The Twelve Labors (Second 3)
- m5dale
- Oct 4, 2015
- 1 min read
For the fourth labor, Eurystheus ordered Hercules to bring him the Erymanthian boar alive. The boar lived on a mountain called Erymanthus. Every day the boar would come crashing down from his lair on the mountain, attacking men and animals all over the countryside, gouging them with its tusks, and destroying everything in its path. Hercules chased the boar round and round the mountain, shouting as loud as he could. The boar, frightened and out of breath, hid in a thicket.
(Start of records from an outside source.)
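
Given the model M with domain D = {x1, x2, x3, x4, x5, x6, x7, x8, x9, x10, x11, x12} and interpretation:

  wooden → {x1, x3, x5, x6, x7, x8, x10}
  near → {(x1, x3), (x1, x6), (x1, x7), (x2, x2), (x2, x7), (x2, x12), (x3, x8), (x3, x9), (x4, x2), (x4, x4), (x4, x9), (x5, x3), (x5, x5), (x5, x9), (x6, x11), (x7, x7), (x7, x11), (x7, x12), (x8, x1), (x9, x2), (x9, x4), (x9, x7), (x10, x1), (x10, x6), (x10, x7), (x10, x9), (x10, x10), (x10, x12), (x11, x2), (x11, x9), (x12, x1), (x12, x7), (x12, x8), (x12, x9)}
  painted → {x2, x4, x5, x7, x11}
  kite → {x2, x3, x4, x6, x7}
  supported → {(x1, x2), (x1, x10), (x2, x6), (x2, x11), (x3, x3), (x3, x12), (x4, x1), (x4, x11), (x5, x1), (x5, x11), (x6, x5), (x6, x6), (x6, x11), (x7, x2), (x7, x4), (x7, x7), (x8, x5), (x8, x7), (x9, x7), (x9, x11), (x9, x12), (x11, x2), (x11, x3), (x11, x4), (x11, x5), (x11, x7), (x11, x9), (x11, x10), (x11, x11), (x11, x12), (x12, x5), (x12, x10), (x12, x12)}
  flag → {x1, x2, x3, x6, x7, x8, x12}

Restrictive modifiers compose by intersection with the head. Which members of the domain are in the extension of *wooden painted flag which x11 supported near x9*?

⟦which x11 supported⟧ = {x : ⟨x11, x⟩ ∈ ⟦supported⟧} = {x2, x3, x4, x5, x7, x9, x10, x11, x12}
⟦near x9⟧ = {x : ⟨x, x9⟩ ∈ ⟦near⟧} = {x3, x4, x5, x10, x11, x12}
⟦flag⟧ = {x1, x2, x3, x6, x7, x8, x12}
… ∩ ⟦which x11 supported⟧ = {x1, x2, x3, x6, x7, x8, x12} ∩ {x2, x3, x4, x5, x7, x9, x10, x11, x12} = {x2, x3, x7, x12}
… ∩ ⟦near x9⟧ = {x2, x3, x7, x12} ∩ {x3, x4, x5, x10, x11, x12} = {x3, x12}
… ∩ ⟦wooden⟧ = {x3, x12} ∩ {x1, x3, x5, x6, x7, x8, x10} = {x3}
… ∩ ⟦painted⟧ = {x3} ∩ {x2, x4, x5, x7, x11} = ∅
So ⟦wooden painted flag which x11 supported near x9⟧ = { }.

{ }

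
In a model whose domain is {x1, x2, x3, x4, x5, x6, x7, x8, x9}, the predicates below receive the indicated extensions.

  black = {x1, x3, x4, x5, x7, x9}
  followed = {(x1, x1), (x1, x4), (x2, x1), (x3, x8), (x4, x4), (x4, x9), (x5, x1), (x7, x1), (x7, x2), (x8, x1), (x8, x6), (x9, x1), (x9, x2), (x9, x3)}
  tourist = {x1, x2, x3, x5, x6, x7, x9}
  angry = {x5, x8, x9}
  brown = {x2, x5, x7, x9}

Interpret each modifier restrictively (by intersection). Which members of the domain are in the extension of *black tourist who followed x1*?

⟦who followed x1⟧ = {x : ⟨x, x1⟩ ∈ ⟦followed⟧} = {x1, x2, x5, x7, x8, x9}
⟦tourist⟧ = {x1, x2, x3, x5, x6, x7, x9}
… ∩ ⟦who followed x1⟧ = {x1, x2, x3, x5, x6, x7, x9} ∩ {x1, x2, x5, x7, x8, x9} = {x1, x2, x5, x7, x9}
… ∩ ⟦black⟧ = {x1, x2, x5, x7, x9} ∩ {x1, x3, x4, x5, x7, x9} = {x1, x5, x7, x9}
So ⟦black tourist who followed x1⟧ = {x1, x5, x7, x9}.

{x1, x5, x7, x9}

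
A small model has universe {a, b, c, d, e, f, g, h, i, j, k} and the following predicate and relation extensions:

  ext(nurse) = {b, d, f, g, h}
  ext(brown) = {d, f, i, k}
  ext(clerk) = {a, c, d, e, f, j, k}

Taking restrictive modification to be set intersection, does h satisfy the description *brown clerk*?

⟦clerk⟧ = {a, c, d, e, f, j, k}
… ∩ ⟦brown⟧ = {a, c, d, e, f, j, k} ∩ {d, f, i, k} = {d, f, k}
⟦brown clerk⟧ = {d, f, k}; h ∉ this set.

no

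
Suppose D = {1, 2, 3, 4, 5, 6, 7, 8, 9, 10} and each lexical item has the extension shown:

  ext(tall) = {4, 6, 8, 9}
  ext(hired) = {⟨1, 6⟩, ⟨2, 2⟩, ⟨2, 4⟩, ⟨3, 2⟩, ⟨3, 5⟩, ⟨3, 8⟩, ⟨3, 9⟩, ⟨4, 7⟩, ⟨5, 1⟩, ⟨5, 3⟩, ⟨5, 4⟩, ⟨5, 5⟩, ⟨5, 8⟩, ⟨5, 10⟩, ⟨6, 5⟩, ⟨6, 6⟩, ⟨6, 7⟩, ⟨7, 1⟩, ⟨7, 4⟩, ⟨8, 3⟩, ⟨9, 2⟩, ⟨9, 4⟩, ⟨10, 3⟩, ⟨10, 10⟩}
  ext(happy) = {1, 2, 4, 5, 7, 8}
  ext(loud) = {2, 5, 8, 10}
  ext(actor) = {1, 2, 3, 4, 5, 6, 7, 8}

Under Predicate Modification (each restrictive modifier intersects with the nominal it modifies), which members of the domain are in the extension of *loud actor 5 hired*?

{5, 8}

⟦5 hired⟧ = {x : ⟨5, x⟩ ∈ ⟦hired⟧} = {1, 3, 4, 5, 8, 10}
⟦actor⟧ = {1, 2, 3, 4, 5, 6, 7, 8}
… ∩ ⟦5 hired⟧ = {1, 2, 3, 4, 5, 6, 7, 8} ∩ {1, 3, 4, 5, 8, 10} = {1, 3, 4, 5, 8}
… ∩ ⟦loud⟧ = {1, 3, 4, 5, 8} ∩ {2, 5, 8, 10} = {5, 8}
So ⟦loud actor 5 hired⟧ = {5, 8}.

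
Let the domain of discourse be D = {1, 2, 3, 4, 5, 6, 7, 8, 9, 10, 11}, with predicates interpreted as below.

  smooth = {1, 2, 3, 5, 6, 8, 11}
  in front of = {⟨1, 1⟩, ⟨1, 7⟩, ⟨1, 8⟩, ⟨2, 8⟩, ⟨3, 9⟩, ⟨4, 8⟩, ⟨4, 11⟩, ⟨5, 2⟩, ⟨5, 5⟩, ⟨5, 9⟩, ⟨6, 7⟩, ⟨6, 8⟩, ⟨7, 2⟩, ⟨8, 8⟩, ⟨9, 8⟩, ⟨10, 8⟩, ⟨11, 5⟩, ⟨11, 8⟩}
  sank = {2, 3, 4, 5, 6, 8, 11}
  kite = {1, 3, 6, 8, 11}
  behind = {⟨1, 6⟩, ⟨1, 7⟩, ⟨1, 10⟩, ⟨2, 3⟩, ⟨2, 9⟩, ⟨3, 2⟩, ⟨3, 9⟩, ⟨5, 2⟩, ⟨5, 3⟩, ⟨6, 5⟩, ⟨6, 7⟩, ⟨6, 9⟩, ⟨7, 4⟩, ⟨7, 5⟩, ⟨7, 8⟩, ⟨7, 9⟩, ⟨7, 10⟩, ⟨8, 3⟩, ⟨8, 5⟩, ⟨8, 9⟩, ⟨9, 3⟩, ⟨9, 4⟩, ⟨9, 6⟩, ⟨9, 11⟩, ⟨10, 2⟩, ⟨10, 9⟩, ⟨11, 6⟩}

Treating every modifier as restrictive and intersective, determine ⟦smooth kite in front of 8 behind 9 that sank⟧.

⟦in front of 8⟧ = {x : ⟨x, 8⟩ ∈ ⟦in front of⟧} = {1, 2, 4, 6, 8, 9, 10, 11}
⟦behind 9⟧ = {x : ⟨x, 9⟩ ∈ ⟦behind⟧} = {2, 3, 6, 7, 8, 10}
⟦that sank⟧ = ⟦sank⟧ = {2, 3, 4, 5, 6, 8, 11}
⟦kite⟧ = {1, 3, 6, 8, 11}
… ∩ ⟦in front of 8⟧ = {1, 3, 6, 8, 11} ∩ {1, 2, 4, 6, 8, 9, 10, 11} = {1, 6, 8, 11}
… ∩ ⟦behind 9⟧ = {1, 6, 8, 11} ∩ {2, 3, 6, 7, 8, 10} = {6, 8}
… ∩ ⟦that sank⟧ = {6, 8} ∩ {2, 3, 4, 5, 6, 8, 11} = {6, 8}
… ∩ ⟦smooth⟧ = {6, 8} ∩ {1, 2, 3, 5, 6, 8, 11} = {6, 8}
So ⟦smooth kite in front of 8 behind 9 that sank⟧ = {6, 8}.

{6, 8}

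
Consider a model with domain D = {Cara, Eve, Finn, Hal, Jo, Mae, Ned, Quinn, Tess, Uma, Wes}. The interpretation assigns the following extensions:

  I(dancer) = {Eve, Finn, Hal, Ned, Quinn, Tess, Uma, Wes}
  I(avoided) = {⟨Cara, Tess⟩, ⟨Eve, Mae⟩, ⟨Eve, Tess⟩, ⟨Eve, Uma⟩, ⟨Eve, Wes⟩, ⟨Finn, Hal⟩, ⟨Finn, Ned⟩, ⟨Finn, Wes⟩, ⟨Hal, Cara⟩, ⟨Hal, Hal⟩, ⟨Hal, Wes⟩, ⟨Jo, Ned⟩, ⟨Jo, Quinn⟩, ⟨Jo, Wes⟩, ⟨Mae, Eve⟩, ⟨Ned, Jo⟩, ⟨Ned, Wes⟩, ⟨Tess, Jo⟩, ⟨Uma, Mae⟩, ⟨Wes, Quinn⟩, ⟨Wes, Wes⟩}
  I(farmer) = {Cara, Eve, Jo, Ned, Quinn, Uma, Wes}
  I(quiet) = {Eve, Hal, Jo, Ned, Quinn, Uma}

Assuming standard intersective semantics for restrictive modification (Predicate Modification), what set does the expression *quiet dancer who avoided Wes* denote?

{Eve, Hal, Ned}

⟦who avoided Wes⟧ = {x : ⟨x, Wes⟩ ∈ ⟦avoided⟧} = {Eve, Finn, Hal, Jo, Ned, Wes}
⟦dancer⟧ = {Eve, Finn, Hal, Ned, Quinn, Tess, Uma, Wes}
… ∩ ⟦who avoided Wes⟧ = {Eve, Finn, Hal, Ned, Quinn, Tess, Uma, Wes} ∩ {Eve, Finn, Hal, Jo, Ned, Wes} = {Eve, Finn, Hal, Ned, Wes}
… ∩ ⟦quiet⟧ = {Eve, Finn, Hal, Ned, Wes} ∩ {Eve, Hal, Jo, Ned, Quinn, Uma} = {Eve, Hal, Ned}
So ⟦quiet dancer who avoided Wes⟧ = {Eve, Hal, Ned}.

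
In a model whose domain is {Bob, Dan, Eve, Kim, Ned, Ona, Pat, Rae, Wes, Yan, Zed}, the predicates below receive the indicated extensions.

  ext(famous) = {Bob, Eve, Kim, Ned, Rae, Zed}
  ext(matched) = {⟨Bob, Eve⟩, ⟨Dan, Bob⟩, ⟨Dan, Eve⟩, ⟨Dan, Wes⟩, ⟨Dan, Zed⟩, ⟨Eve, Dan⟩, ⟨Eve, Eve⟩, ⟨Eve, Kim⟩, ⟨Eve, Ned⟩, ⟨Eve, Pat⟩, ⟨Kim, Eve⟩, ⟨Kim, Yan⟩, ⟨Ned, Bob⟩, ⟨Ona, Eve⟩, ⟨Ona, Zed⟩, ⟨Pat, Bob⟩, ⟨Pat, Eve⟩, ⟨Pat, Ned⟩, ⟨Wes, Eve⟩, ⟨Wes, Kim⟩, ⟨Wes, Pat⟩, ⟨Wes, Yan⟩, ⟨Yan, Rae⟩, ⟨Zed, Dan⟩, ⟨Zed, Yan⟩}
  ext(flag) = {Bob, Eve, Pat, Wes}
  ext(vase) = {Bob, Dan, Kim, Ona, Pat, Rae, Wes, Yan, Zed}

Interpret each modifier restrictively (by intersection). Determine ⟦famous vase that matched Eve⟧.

{Bob, Kim}

⟦that matched Eve⟧ = {x : ⟨x, Eve⟩ ∈ ⟦matched⟧} = {Bob, Dan, Eve, Kim, Ona, Pat, Wes}
⟦vase⟧ = {Bob, Dan, Kim, Ona, Pat, Rae, Wes, Yan, Zed}
… ∩ ⟦that matched Eve⟧ = {Bob, Dan, Kim, Ona, Pat, Rae, Wes, Yan, Zed} ∩ {Bob, Dan, Eve, Kim, Ona, Pat, Wes} = {Bob, Dan, Kim, Ona, Pat, Wes}
… ∩ ⟦famous⟧ = {Bob, Dan, Kim, Ona, Pat, Wes} ∩ {Bob, Eve, Kim, Ned, Rae, Zed} = {Bob, Kim}
So ⟦famous vase that matched Eve⟧ = {Bob, Kim}.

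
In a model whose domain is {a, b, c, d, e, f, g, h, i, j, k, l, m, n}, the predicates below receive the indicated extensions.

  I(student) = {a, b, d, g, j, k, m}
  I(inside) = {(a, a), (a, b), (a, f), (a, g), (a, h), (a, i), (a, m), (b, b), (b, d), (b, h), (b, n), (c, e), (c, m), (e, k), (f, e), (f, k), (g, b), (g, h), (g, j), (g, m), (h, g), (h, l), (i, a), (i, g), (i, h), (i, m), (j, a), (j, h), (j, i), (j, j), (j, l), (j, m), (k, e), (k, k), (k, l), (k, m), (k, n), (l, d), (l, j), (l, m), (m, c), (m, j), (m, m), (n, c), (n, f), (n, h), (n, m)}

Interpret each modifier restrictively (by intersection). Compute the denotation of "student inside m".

{a, g, j, k, m}

⟦inside m⟧ = {x : ⟨x, m⟩ ∈ ⟦inside⟧} = {a, c, g, i, j, k, l, m, n}
⟦student⟧ = {a, b, d, g, j, k, m}
… ∩ ⟦inside m⟧ = {a, b, d, g, j, k, m} ∩ {a, c, g, i, j, k, l, m, n} = {a, g, j, k, m}
So ⟦student inside m⟧ = {a, g, j, k, m}.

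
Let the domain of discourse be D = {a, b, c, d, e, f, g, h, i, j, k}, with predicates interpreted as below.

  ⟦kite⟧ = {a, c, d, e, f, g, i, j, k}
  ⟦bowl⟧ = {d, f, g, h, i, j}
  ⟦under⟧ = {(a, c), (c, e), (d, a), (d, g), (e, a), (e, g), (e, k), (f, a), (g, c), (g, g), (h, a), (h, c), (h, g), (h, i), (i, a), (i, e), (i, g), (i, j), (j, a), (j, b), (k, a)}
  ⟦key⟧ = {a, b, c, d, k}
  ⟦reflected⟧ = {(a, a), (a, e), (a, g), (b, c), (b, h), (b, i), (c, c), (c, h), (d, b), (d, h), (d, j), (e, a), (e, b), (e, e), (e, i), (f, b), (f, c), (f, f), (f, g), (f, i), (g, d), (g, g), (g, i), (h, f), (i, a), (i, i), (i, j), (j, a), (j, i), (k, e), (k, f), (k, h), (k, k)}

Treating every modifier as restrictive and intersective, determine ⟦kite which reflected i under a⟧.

{e, f, i, j}

⟦which reflected i⟧ = {x : ⟨x, i⟩ ∈ ⟦reflected⟧} = {b, e, f, g, i, j}
⟦under a⟧ = {x : ⟨x, a⟩ ∈ ⟦under⟧} = {d, e, f, h, i, j, k}
⟦kite⟧ = {a, c, d, e, f, g, i, j, k}
… ∩ ⟦which reflected i⟧ = {a, c, d, e, f, g, i, j, k} ∩ {b, e, f, g, i, j} = {e, f, g, i, j}
… ∩ ⟦under a⟧ = {e, f, g, i, j} ∩ {d, e, f, h, i, j, k} = {e, f, i, j}
So ⟦kite which reflected i under a⟧ = {e, f, i, j}.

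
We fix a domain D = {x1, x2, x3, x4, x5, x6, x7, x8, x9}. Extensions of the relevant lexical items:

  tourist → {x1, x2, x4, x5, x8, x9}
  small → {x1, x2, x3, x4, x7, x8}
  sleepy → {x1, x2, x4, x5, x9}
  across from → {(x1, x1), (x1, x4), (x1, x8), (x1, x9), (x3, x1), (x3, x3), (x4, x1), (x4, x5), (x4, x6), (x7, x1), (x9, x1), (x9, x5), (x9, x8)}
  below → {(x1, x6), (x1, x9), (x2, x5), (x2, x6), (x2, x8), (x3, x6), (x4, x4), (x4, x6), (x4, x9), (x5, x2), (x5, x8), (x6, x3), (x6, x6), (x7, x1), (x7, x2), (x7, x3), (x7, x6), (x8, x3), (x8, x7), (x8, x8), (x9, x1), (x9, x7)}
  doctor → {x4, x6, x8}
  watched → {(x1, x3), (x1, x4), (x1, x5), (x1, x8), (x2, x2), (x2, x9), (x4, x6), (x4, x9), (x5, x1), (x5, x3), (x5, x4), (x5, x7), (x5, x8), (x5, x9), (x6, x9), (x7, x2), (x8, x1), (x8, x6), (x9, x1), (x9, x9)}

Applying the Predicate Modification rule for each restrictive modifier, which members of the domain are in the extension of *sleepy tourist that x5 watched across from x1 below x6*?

{x1, x4}

⟦that x5 watched⟧ = {x : ⟨x5, x⟩ ∈ ⟦watched⟧} = {x1, x3, x4, x7, x8, x9}
⟦across from x1⟧ = {x : ⟨x, x1⟩ ∈ ⟦across from⟧} = {x1, x3, x4, x7, x9}
⟦below x6⟧ = {x : ⟨x, x6⟩ ∈ ⟦below⟧} = {x1, x2, x3, x4, x6, x7}
⟦tourist⟧ = {x1, x2, x4, x5, x8, x9}
… ∩ ⟦that x5 watched⟧ = {x1, x2, x4, x5, x8, x9} ∩ {x1, x3, x4, x7, x8, x9} = {x1, x4, x8, x9}
… ∩ ⟦across from x1⟧ = {x1, x4, x8, x9} ∩ {x1, x3, x4, x7, x9} = {x1, x4, x9}
… ∩ ⟦below x6⟧ = {x1, x4, x9} ∩ {x1, x2, x3, x4, x6, x7} = {x1, x4}
… ∩ ⟦sleepy⟧ = {x1, x4} ∩ {x1, x2, x4, x5, x9} = {x1, x4}
So ⟦sleepy tourist that x5 watched across from x1 below x6⟧ = {x1, x4}.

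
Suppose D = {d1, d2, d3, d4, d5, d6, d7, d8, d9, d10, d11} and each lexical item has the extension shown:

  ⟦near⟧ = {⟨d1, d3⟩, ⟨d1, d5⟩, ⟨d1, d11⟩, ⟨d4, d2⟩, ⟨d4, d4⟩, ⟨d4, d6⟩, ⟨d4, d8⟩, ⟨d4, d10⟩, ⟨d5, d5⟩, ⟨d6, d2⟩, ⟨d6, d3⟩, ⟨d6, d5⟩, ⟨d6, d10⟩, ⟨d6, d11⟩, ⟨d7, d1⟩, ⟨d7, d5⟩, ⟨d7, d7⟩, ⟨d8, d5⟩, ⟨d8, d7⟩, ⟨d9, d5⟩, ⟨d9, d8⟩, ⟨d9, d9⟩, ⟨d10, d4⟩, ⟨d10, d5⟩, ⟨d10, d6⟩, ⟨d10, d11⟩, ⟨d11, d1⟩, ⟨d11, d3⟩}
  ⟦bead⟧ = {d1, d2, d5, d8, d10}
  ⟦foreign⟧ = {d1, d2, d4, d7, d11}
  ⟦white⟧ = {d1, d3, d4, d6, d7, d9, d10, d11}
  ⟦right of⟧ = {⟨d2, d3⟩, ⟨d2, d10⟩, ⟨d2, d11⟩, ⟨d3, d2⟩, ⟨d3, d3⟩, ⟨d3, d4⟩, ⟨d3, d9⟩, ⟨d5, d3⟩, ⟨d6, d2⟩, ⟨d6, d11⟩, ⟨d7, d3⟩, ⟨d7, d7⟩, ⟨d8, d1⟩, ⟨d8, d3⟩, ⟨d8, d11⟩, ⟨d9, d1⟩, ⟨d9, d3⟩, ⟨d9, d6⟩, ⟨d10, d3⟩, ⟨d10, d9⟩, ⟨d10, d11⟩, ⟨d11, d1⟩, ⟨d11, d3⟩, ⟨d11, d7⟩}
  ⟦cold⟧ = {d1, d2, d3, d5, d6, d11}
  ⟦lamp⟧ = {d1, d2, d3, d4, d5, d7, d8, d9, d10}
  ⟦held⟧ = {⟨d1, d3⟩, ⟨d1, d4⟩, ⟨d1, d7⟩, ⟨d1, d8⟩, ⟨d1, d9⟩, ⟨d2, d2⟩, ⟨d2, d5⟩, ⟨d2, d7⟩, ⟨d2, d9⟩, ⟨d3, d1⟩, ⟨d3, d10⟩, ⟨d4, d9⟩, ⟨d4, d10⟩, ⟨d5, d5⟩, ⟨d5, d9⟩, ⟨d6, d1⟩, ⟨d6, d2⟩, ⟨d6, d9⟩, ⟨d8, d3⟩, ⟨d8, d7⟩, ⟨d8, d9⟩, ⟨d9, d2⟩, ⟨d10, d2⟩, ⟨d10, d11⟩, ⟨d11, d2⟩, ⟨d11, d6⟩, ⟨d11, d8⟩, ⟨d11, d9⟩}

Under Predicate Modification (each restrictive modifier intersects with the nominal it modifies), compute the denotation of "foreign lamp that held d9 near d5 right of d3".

∅

⟦that held d9⟧ = {x : ⟨x, d9⟩ ∈ ⟦held⟧} = {d1, d2, d4, d5, d6, d8, d11}
⟦near d5⟧ = {x : ⟨x, d5⟩ ∈ ⟦near⟧} = {d1, d5, d6, d7, d8, d9, d10}
⟦right of d3⟧ = {x : ⟨x, d3⟩ ∈ ⟦right of⟧} = {d2, d3, d5, d7, d8, d9, d10, d11}
⟦lamp⟧ = {d1, d2, d3, d4, d5, d7, d8, d9, d10}
… ∩ ⟦that held d9⟧ = {d1, d2, d3, d4, d5, d7, d8, d9, d10} ∩ {d1, d2, d4, d5, d6, d8, d11} = {d1, d2, d4, d5, d8}
… ∩ ⟦near d5⟧ = {d1, d2, d4, d5, d8} ∩ {d1, d5, d6, d7, d8, d9, d10} = {d1, d5, d8}
… ∩ ⟦right of d3⟧ = {d1, d5, d8} ∩ {d2, d3, d5, d7, d8, d9, d10, d11} = {d5, d8}
… ∩ ⟦foreign⟧ = {d5, d8} ∩ {d1, d2, d4, d7, d11} = ∅
So ⟦foreign lamp that held d9 near d5 right of d3⟧ = ∅.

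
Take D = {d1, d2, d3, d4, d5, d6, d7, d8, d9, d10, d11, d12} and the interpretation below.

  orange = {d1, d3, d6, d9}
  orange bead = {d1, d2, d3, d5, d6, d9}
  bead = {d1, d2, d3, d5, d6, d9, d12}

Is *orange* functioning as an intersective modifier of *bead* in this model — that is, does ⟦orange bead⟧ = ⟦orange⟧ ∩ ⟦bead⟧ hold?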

Hercules poked his spear into the thicket and drove the exhausted animal into a deep patch of snow. Then he trapped the boar in a net, and carried it all the way to Mycenae, Eurystheus's home. The fifth task was for Hercules to clean up Augean's stables in one day. Augean had the most cattle in all of greece and this task would be difficult. Hercules made holes in teh barn and diverted the rivers so they rush through the stables clearing the poop and debris. For the sixth Labor, Hercules was to drive away an enormous flock of birds which gathered at a lake near the town of Stymphalos. The goddess Athena came to his aid, providing a pair of bronze krotala, noisemaking clappers similar to castanets. These were no ordinary noisemakers. They had been made by an immortal craftsman, Hephaistos, the god of the forge. Climbing a nearby mountain, Hercules clashed the krotalaloudly, scaring the birds out of the trees, then shot them with bow and arrow, or possibly with a slingshot, as they took flight.